That's probably going to be something I have yet figured out how to deal with, during stabilization. Shed opened up and a fan still prob +85. Looks like back to the graveyard shift. Thought I'd done my time on that 25 yrs ago :)


----------



## Sprung (Jul 2, 2018)

I know some set their chamber in a cooler and fill with ice and water up to the level of the resin (and add ice as needed) or have some water bottles they freeze (and refreeze and reuse) just for the task to serve as the ice portion. Some will even then store their resin in jugs in a refrigerator in the shop so it doesn't get hot.

If I had my setup in the garage, it would be too warm in there as of late. I have my chambers set up in our basement (a luxury you probably don't have in FL) and cure it in the garage.


----------



## FLQuacker (Jul 3, 2018)

So sitn here watching the bubbles...I'm thinkn maybe a mini fridge.

By August it'll be 100 in the shop.

Good reason for insulation and climate control but the shop will be in N FL next year... hopefully!

No sense spending on it here.

Reactions: Agree 2


----------



## FLQuacker (Jul 3, 2018)

So far so good, thanks to the Pro Staff on WB!

Pulled 9 hrs of full vacuum. This wood is very fibrous and porous. Bubbles barely a few trickles and a cooling storm moved in and I didn't want to chance a lightning strike interrupting power and killing the pump on full vacuum.

Sucked a full inch in when I dropped the vacuum.

Really pulls at 12ft elevation!

Gonna let it soak till tomorrow, then cook em.

Again, thanks to all for providing insight.

Reactions: Like 2 | Way Cool 1


----------



## gman2431 (Jul 3, 2018)

FLQuacker said:


> So sitn here watching the bubbles...I'm thinkn maybe a mini fridge.
> 
> By August it'll be 100 in the shop.
> 
> ...



I have a mini fridge just for resin in the shop and nothing else.....

I also have AC in there and have my hose running through the wall so my pump is outside in the lean 2 and not being loud inside. 

Beside the temp of resin the biggest thing I've noticed is temp of pump also when it's hot out. 

I've since gone to doing almost all my stabilizing in the winter. With my pump being outside I couldn't barely touch it if I ran it right now. Winter it is warm too the touch and that's it. 

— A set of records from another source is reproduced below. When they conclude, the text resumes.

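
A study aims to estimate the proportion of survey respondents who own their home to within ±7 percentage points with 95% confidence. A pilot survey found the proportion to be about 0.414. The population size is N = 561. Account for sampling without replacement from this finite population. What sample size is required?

For a proportion with margin E = 0.07 at 95% confidence, z = 1.960.
n = p̂(1−p̂)(z/E)² = 0.414 × 0.586 × (1.960/0.07)² = 190.20 — call this n₀.
Finite-population correction with N = 561: n = n₀ / (1 + (n₀−1)/N) = 190.20 / 1.337 = 142.26
Round up: n = 143.

143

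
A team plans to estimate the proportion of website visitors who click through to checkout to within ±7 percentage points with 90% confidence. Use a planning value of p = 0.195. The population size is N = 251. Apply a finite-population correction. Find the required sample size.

For a proportion with margin E = 0.07 at 90% confidence, z = 1.645.
n = p̂(1−p̂)(z/E)² = 0.195 × 0.805 × (1.645/0.07)² = 86.69 — call this n₀.
Finite-population correction with N = 251: n = n₀ / (1 + (n₀−1)/N) = 86.69 / 1.341 = 64.65
Round up: n = 65.

n = 65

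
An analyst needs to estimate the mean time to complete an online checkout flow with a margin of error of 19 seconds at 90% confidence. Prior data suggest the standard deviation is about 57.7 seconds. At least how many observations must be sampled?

For a mean, the margin of error is E = z·σ/√n, so n = (zσ/E)².
At 90% confidence, z = 1.645.
n = (1.645 × 57.7 / 19)² = 24.96
Round up: n = 25.

25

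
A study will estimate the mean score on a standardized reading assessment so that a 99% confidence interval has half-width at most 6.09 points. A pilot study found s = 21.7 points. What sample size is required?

For a mean, the margin of error is E = z·σ/√n, so n = (zσ/E)².
At 99% confidence, z = 2.576.
n = (2.576 × 21.7 / 6.09)² = 84.25
Round up: n = 85.

85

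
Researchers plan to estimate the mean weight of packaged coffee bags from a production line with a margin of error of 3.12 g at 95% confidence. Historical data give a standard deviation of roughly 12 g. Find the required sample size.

For a mean, the margin of error is E = z·σ/√n, so n = (zσ/E)².
At 95% confidence, z = 1.960.
n = (1.960 × 12 / 3.12)² = 56.83
Round up: n = 57.

57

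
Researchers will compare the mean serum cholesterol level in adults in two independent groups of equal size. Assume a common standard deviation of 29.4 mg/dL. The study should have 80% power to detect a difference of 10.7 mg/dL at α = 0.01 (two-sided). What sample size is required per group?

For two equal groups, n per group = 2·((z_{α/2} + z_β)·σ/δ)².
z_{α/2} = 2.576; z_β = 0.842 (power 80%).
n = 2 × (3.418 × 29.4 / 10.7)² = 2 × 88.20 = 176.40
Round up: n = 177 per group.

177 per group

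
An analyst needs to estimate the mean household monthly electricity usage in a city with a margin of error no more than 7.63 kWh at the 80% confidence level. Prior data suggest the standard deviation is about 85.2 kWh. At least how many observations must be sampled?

For a mean, the margin of error is E = z·σ/√n, so n = (zσ/E)².
At 80% confidence, z = 1.282.
n = (1.282 × 85.2 / 7.63)² = 204.93
Round up: n = 205.

n = 205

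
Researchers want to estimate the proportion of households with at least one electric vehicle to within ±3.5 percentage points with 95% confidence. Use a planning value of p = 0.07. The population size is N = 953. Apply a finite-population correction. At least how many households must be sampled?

169

For a proportion with margin E = 0.035 at 95% confidence, z = 1.960.
n = p̂(1−p̂)(z/E)² = 0.07 × 0.93 × (1.960/0.035)² = 204.15 — call this n₀.
Finite-population correction with N = 953: n = n₀ / (1 + (n₀−1)/N) = 204.15 / 1.213 = 168.30
Round up: n = 169.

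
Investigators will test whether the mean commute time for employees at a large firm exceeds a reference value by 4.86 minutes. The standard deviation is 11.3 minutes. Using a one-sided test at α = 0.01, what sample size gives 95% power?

86

For a one-sample z-test, n = ((z_α + z_β)·σ/δ)².
z_α = 2.326 (one-sided α = 0.01); z_β = 1.645 (power 95% → β = 0.05).
n = (3.971 × 11.3 / 4.86)² = 85.25
Round up: n = 86.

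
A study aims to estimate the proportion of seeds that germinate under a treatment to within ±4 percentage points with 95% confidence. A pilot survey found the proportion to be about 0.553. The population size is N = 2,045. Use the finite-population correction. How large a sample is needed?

For a proportion with margin E = 0.04 at 95% confidence, z = 1.960.
n = p̂(1−p̂)(z/E)² = 0.553 × 0.447 × (1.960/0.04)² = 593.51 — call this n₀.
Finite-population correction with N = 2,045: n = n₀ / (1 + (n₀−1)/N) = 593.51 / 1.29 = 460.09
Round up: n = 461.

n = 461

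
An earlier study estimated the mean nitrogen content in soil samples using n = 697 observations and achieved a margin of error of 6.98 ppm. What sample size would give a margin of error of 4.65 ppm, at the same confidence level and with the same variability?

Margin of error scales as 1/√n, so n₂ = n₁·(E₁/E₂)².
n₂ = 697 × (6.98/4.65)² = 697 × 2.253 = 1570.34
Round up: n₂ = 1571.

1571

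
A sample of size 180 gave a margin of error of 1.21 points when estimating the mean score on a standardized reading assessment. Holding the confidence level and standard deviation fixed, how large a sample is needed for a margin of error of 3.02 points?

Margin of error scales as 1/√n, so n₂ = n₁·(E₁/E₂)².
n₂ = 180 × (1.21/3.02)² = 180 × 0.1605 = 28.89
Round up: n₂ = 29.

29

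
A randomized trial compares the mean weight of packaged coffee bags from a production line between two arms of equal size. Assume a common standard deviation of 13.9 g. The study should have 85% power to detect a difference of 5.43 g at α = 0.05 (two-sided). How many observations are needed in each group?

For two equal groups, n per group = 2·((z_{α/2} + z_β)·σ/δ)².
z_{α/2} = 1.960; z_β = 1.036 (power 85%).
n = 2 × (2.996 × 13.9 / 5.43)² = 2 × 58.82 = 117.64
Round up: n = 118 per group.

118 per group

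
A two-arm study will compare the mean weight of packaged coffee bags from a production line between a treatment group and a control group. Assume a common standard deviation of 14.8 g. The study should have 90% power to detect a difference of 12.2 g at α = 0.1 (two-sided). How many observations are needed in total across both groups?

For two equal groups, n per group = 2·((z_{α/2} + z_β)·σ/δ)².
z_{α/2} = 1.645; z_β = 1.282 (power 90%).
n = 2 × (2.927 × 14.8 / 12.2)² = 2 × 12.61 = 25.22
Round up: n = 26 per group.
Total across both groups: 2 × 26 = 52.

52 total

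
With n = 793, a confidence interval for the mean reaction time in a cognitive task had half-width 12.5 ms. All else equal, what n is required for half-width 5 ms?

4957

Margin of error scales as 1/√n, so n₂ = n₁·(E₁/E₂)².
n₂ = 793 × (12.5/5)² = 793 × 6.25 = 4956.25
Round up: n₂ = 4957.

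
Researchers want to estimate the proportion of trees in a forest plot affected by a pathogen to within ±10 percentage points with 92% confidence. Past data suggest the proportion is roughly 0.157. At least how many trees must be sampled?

41

For a proportion with margin E = 0.1 at 92% confidence, z = 1.751.
n = p̂(1−p̂)(z/E)² = 0.157 × 0.843 × (1.751/0.1)² = 40.58
Round up: n = 41.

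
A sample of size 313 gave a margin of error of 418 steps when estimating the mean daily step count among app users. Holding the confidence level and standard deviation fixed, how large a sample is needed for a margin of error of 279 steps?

703

Margin of error scales as 1/√n, so n₂ = n₁·(E₁/E₂)².
n₂ = 313 × (418/279)² = 313 × 2.245 = 702.69
Round up: n₂ = 703.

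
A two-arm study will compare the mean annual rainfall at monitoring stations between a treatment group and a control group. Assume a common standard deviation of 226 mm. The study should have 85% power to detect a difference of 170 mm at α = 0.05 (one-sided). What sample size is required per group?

For two equal groups, n per group = 2·((z_α + z_β)·σ/δ)².
z_α = 1.645; z_β = 1.036 (power 85%).
n = 2 × (2.681 × 226 / 170)² = 2 × 12.70 = 25.40
Round up: n = 26 per group.

26 per group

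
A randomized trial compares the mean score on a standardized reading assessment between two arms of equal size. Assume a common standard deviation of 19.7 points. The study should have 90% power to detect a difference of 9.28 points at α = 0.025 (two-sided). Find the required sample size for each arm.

For two equal groups, n per group = 2·((z_{α/2} + z_β)·σ/δ)².
z_{α/2} = 2.241; z_β = 1.282 (power 90%).
n = 2 × (3.523 × 19.7 / 9.28)² = 2 × 55.93 = 111.86
Round up: n = 112 per group.

112 per group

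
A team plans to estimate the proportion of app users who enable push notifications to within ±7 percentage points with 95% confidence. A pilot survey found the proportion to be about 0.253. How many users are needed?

149

For a proportion with margin E = 0.07 at 95% confidence, z = 1.960.
n = p̂(1−p̂)(z/E)² = 0.253 × 0.747 × (1.960/0.07)² = 148.17
Round up: n = 149.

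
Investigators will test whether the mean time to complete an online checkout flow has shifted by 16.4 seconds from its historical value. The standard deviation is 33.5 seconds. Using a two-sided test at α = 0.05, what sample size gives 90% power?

n = 44

For a one-sample z-test, n = ((z_{α/2} + z_β)·σ/δ)².
z_{α/2} = 1.960 (two-sided α = 0.05); z_β = 1.282 (power 90% → β = 0.1).
n = (3.242 × 33.5 / 16.4)² = 43.86
Round up: n = 44.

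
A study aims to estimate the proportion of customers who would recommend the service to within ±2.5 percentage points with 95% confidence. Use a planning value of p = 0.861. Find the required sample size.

For a proportion with margin E = 0.025 at 95% confidence, z = 1.960.
n = p̂(1−p̂)(z/E)² = 0.861 × 0.139 × (1.960/0.025)² = 735.61
Round up: n = 736.

736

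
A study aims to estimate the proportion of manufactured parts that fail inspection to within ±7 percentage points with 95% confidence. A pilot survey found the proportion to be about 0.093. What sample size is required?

For a proportion with margin E = 0.07 at 95% confidence, z = 1.960.
n = p̂(1−p̂)(z/E)² = 0.093 × 0.907 × (1.960/0.07)² = 66.13
Round up: n = 67.

n = 67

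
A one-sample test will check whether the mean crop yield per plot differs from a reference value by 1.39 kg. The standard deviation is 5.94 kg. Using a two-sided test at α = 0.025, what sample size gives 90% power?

For a one-sample z-test, n = ((z_{α/2} + z_β)·σ/δ)².
z_{α/2} = 2.241 (two-sided α = 0.025); z_β = 1.282 (power 90% → β = 0.1).
n = (3.523 × 5.94 / 1.39)² = 226.66
Round up: n = 227.

227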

Kinda sucks to have to buy all that resin and get stuff ready for winter to run but I can only imagine how much longer my pump will last not running crazy hot nor having to worry about the resin.

Reactions: Like 1


----------



## rocky1 (Jul 3, 2018)

Temps in my shop hit 110 - 115o, fairly regular, like almost on a daily basis during summer. Have an attic vent fan in the eves, thermostat set at about 120o, and it's been running the last two afternoons when I walked in. Temps at ground level are like walking into an oven. I've never had a problem with resin setting up, in the jug, in the pot, under vacuum, open, not in no way shape, form, or fashion. Don't know why others experience the problem honestly, unless it is because they are doing prolonged runs with their pump, because I don't do that with my pump. I'm usually not in a hurry, if the stuff sits in the pot a week, 10 days, 2 months, so be it. I pull full vacuum on it, run it until it settles down, shut it off, and let it sit. Pull it down another time or two that day, pull it next morning, next evening, pull it every day for week, pull it just whenever I go to the shop, and let it sit under vacuum for days/weeks otherwise. 

Where I think they get into trouble, if you read the instructions, it states that Cactus Juice boils at approximately 90o F. and in doing so, it may be generating heat/activating/whatever through prolonged boiling. I know if I try and run batches when it's hot in the shop; the stuff boils. It bubbles off the bottom of the plastic bowl where there's nothing there to give up air. Looks just like water boiling in a pot on the stove. And, it will bubble off the bowl for as long as you run your pump. Have frequently seen bubbles all over coming off the bowl, when none were really coming out of the wood. 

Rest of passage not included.